Auch wenn nicht zu verkennen ist, dass der Beklagte nicht vollkommen untätig blieb, so sind die von ihm getroffenen Maßnahmen mit der Beauftragung der Aufklärung im Einzelfall nicht ausreichend, weil das Gesamtkonstrukt der Compliance-Organisation bei der Klägerin nicht ausreichend war.
Der Umstand, dass gegen den Beklagten keine Anklage erhoben wurde, sondern dass die Staatsanwaltschaft München I Ermittlungsverfahren gegen ihn zum Teil gem. § 170 Abs. 2 StPO wegen mangelnden Tatverdachts, zum Teil gem. § 153 a StPO gegen Zahlung einer Geldauflage eingestellt hat, führt nicht zu einer anderen Beurteilung. Die dem Beklagten vorgeworfenen Straftatbestände vor allem der Beihilfe zur Untreue setzten zum einen Vorsatz voraus, während bei einem Schadensersatzanspruch nach § 93 Abs. 2 AktG auch schon leichte Fahrlässigkeit genügt. Zum anderen ist das Zivilgericht an die Einstellung der Staatsanwaltschaft aus Rechtsgründen nicht gebunden.

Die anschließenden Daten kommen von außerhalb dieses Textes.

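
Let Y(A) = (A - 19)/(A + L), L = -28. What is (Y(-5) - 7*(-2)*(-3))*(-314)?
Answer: 142556/11 ≈ 12960.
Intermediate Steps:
Y(A) = (-19 + A)/(-28 + A) (Y(A) = (A - 19)/(A - 28) = (-19 + A)/(-28 + A))
(Y(-5) - 7*(-2)*(-3))*(-314) = ((-19 - 5)/(-28 - 5) - 7*(-2)*(-3))*(-314) = (-24/(-33) + 14*(-3))*(-314) = (-1/33*(-24) - 42)*(-314) = (8/11 - 42)*(-314) = -454/11*(-314) = 142556/11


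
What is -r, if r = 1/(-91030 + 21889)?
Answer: 1/69141 ≈ 1.4463e-5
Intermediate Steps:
r = -1/69141 (r = 1/(-69141) = -1/69141 ≈ -1.4463e-5)
-r = -1*(-1/69141) = 1/69141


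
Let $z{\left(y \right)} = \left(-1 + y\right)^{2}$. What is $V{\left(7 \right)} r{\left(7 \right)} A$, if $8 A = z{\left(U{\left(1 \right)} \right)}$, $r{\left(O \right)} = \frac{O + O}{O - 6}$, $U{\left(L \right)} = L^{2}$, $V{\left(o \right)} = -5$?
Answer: $0$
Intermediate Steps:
$r{\left(O \right)} = \frac{2 O}{-6 + O}$
$A = 0$ ($A = \frac{\left(-1 + 1^{2}\right)^{2}}{8} = \frac{\left(-1 + 1\right)^{2}}{8} = \frac{0^{2}}{8} = \frac{1}{8} \cdot 0 = 0$)
$V{\left(7 \right)} r{\left(7 \right)} A = - 5 \cdot 2 \cdot 7 \frac{1}{-6 + 7} \cdot 0 = - 5 \cdot 2 \cdot 7 \cdot 1^{-1} \cdot 0 = - 5 \cdot 2 \cdot 7 \cdot 1 \cdot 0 = \left(-5\right) 14 \cdot 0 = \left(-70\right) 0 = 0$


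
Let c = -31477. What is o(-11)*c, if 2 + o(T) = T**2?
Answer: -3745763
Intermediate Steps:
o(T) = -2 + T**2
o(-11)*c = (-2 + (-11)**2)*(-31477) = (-2 + 121)*(-31477) = 119*(-31477) = -3745763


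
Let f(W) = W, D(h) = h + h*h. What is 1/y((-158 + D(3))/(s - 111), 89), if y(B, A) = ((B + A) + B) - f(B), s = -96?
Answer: 207/18569 ≈ 0.011148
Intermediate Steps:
D(h) = h + h²
y(B, A) = A + B (y(B, A) = ((B + A) + B) - B = ((A + B) + B) - B = (A + 2*B) - B = A + B)
1/y((-158 + D(3))/(s - 111), 89) = 1/(89 + (-158 + 3*(1 + 3))/(-96 - 111)) = 1/(89 + (-158 + 3*4)/(-207)) = 1/(89 + (-158 + 12)*(-1/207)) = 1/(89 - 146*(-1/207)) = 1/(89 + 146/207) = 1/(18569/207) = 207/18569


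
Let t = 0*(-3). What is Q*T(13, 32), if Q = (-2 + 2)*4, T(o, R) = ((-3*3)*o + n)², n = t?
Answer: 0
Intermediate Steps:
t = 0
n = 0
T(o, R) = 81*o² (T(o, R) = ((-3*3)*o + 0)² = (-9*o + 0)² = (-9*o)² = 81*o²)
Q = 0 (Q = 0*4 = 0)
Q*T(13, 32) = 0*(81*13²) = 0*(81*169) = 0*13689 = 0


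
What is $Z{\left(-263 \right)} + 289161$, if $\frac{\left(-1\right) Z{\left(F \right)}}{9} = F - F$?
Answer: $289161$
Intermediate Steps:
$Z{\left(F \right)} = 0$ ($Z{\left(F \right)} = - 9 \left(F - F\right) = \left(-9\right) 0 = 0$)
$Z{\left(-263 \right)} + 289161 = 0 + 289161 = 289161$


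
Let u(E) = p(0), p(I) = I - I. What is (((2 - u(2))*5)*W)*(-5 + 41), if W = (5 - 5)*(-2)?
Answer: 0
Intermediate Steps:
p(I) = 0
u(E) = 0
W = 0 (W = 0*(-2) = 0)
(((2 - u(2))*5)*W)*(-5 + 41) = (((2 - 1*0)*5)*0)*(-5 + 41) = (((2 + 0)*5)*0)*36 = ((2*5)*0)*36 = (10*0)*36 = 0*36 = 0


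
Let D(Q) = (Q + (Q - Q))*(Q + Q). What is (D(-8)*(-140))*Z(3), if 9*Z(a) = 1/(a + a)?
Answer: -8960/27 ≈ -331.85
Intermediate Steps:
Z(a) = 1/(18*a) (Z(a) = 1/(9*(a + a)) = 1/(9*((2*a))) = (1/(2*a))/9 = 1/(18*a))
D(Q) = 2*Q² (D(Q) = (Q + 0)*(2*Q) = Q*(2*Q) = 2*Q²)
(D(-8)*(-140))*Z(3) = ((2*(-8)²)*(-140))*((1/18)/3) = ((2*64)*(-140))*((1/18)*(⅓)) = (128*(-140))*(1/54) = -17920*1/54 = -8960/27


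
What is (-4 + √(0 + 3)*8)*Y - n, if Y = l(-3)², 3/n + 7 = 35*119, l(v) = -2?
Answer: -22177/1386 + 32*√3 ≈ 39.425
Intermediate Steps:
n = 1/1386 (n = 3/(-7 + 35*119) = 3/(-7 + 4165) = 3/4158 = 3*(1/4158) = 1/1386 ≈ 0.00072150)
Y = 4 (Y = (-2)² = 4)
(-4 + √(0 + 3)*8)*Y - n = (-4 + √(0 + 3)*8)*4 - 1*1/1386 = (-4 + √3*8)*4 - 1/1386 = (-4 + 8*√3)*4 - 1/1386 = (-16 + 32*√3) - 1/1386 = -22177/1386 + 32*√3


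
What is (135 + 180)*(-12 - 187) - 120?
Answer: -62805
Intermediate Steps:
(135 + 180)*(-12 - 187) - 120 = 315*(-199) - 120 = -62685 - 120 = -62805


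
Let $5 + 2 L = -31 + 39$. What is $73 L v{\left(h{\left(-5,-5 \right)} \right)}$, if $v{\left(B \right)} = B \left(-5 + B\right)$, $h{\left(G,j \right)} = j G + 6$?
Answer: $88257$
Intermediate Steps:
$h{\left(G,j \right)} = 6 + G j$ ($h{\left(G,j \right)} = G j + 6 = 6 + G j$)
$L = \frac{3}{2}$ ($L = - \frac{5}{2} + \frac{-31 + 39}{2} = - \frac{5}{2} + \frac{1}{2} \cdot 8 = - \frac{5}{2} + 4 = \frac{3}{2} \approx 1.5$)
$73 L v{\left(h{\left(-5,-5 \right)} \right)} = 73 \cdot \frac{3}{2} \left(6 - -25\right) \left(-5 + \left(6 - -25\right)\right) = \frac{219 \left(6 + 25\right) \left(-5 + \left(6 + 25\right)\right)}{2} = \frac{219 \cdot 31 \left(-5 + 31\right)}{2} = \frac{219 \cdot 31 \cdot 26}{2} = \frac{219}{2} \cdot 806 = 88257$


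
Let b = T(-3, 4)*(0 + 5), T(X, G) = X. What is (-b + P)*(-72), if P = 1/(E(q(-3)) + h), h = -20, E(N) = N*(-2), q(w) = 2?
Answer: -1077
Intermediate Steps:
E(N) = -2*N
b = -15 (b = -3*(0 + 5) = -3*5 = -15)
P = -1/24 (P = 1/(-2*2 - 20) = 1/(-4 - 20) = 1/(-24) = -1/24 ≈ -0.041667)
(-b + P)*(-72) = (-1*(-15) - 1/24)*(-72) = (15 - 1/24)*(-72) = (359/24)*(-72) = -1077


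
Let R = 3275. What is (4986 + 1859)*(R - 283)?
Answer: 20480240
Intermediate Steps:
(4986 + 1859)*(R - 283) = (4986 + 1859)*(3275 - 283) = 6845*2992 = 20480240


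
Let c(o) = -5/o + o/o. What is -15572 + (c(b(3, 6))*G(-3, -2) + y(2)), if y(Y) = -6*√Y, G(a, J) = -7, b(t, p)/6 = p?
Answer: -560809/36 - 6*√2 ≈ -15587.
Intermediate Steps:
b(t, p) = 6*p
c(o) = 1 - 5/o (c(o) = -5/o + 1 = 1 - 5/o)
-15572 + (c(b(3, 6))*G(-3, -2) + y(2)) = -15572 + (((-5 + 6*6)/((6*6)))*(-7) - 6*√2) = -15572 + (((-5 + 36)/36)*(-7) - 6*√2) = -15572 + (((1/36)*31)*(-7) - 6*√2) = -15572 + ((31/36)*(-7) - 6*√2) = -15572 + (-217/36 - 6*√2) = -560809/36 - 6*√2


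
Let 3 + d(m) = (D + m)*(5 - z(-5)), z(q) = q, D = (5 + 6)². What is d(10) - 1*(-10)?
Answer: 1317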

b. Durch die Pflichtverletzung des Beklagten ist der Klägerin ein Schaden in Höhe von Euro 15 Mio. entstanden, den sie im Wege der (offenen) Teilklage geltend macht.
(1) Der Umfang des Schadens von ergibt sich aus dem Schadensbegriff des § 249 BGB, der auch im Anwendungsbereich des § 93 Abs. 2 AktG maßgeblich ist. Nach der Differenzhypothese wird das vorhandene Vermögen der Gesellschaft mit dem verglichen, dass ohne das schädigende Ereignis – also beim hinzudenken der Schaffung eines funktionierenden Compliance-Systems und des in ordnungsgemäßer Kontrolle – eingetreten wäre (vgl. BGH NJW 2011, 1962, 1963 = ZIP 2011, 529; NJW 2013, 1958, 1960 = NZG 2013, 293, 295 = AG 2013, 259, 260 = ZIP 2013, 455, 457 = DB 2013, 507, 509 = MDR 2013, 472).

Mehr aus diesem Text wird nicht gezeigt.